ABSTRACT

In the early 1990s, Fintan O Toole’s book Black Hole, Green Card set out to chart the ‘disappearance of Ireland’ (O Toole 1994). Broadly concerned with the consequences of globalization, Ireland he concluded was a ‘sort of flying island, hovering between a number of different contexts, often flying blind with no one sure how the controls work anymore … a place always taking off again and again into its own outer spaces’ (O Toole 1994). O Toole’s anxieties represented well the zeitgeist of that period, when Ireland was undermined by emigration and devastated by unemployment, and years of political violence in Northern Ireland had taken their toll. But in the decade since 1994, the conditions which led O Toole to chart a failing economy and an increasingly borderless Ireland have transformed in ways he and very few others anticipated. In Northern Ireland an uneasy but welcome peace has transformed the quality of life for many. In the South, economic prosperity has precipitated rapid social, environmental and cultural changes. Reflecting on the literature that has attempted to track the outcome of these transformations, this paper will present a short review of the key trends in the geographical work on the island of Ireland.

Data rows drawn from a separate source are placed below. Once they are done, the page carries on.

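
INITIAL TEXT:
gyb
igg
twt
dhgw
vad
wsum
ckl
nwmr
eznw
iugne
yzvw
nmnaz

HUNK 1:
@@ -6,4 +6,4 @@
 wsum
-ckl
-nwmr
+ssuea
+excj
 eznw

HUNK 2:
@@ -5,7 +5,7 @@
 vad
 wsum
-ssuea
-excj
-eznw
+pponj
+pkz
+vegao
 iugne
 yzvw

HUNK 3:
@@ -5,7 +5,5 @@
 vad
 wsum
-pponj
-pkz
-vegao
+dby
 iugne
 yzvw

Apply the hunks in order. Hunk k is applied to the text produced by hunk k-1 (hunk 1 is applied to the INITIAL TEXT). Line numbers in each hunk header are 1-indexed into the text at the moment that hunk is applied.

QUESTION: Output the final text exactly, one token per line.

Hunk 1: at line 6 remove [ckl,nwmr] add [ssuea,excj] -> 12 lines: gyb igg twt dhgw vad wsum ssuea excj eznw iugne yzvw nmnaz
Hunk 2: at line 5 remove [ssuea,excj,eznw] add [pponj,pkz,vegao] -> 12 lines: gyb igg twt dhgw vad wsum pponj pkz vegao iugne yzvw nmnaz
Hunk 3: at line 5 remove [pponj,pkz,vegao] add [dby] -> 10 lines: gyb igg twt dhgw vad wsum dby iugne yzvw nmnaz

Answer: gyb
igg
twt
dhgw
vad
wsum
dby
iugne
yzvw
nmnaz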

Whilst we are sensitive to the institutional and political differences in both jurisdictions, we hope that, in light of recent political events, a paper that attempts an integrated analysis of the geographical work on both parts of the island will be welcomed. As will become apparent, our intention is to illustrate how the production of geographical knowledge on Ireland reflects the overlapping territories in which the island’s economy, culture and spaces are experienced.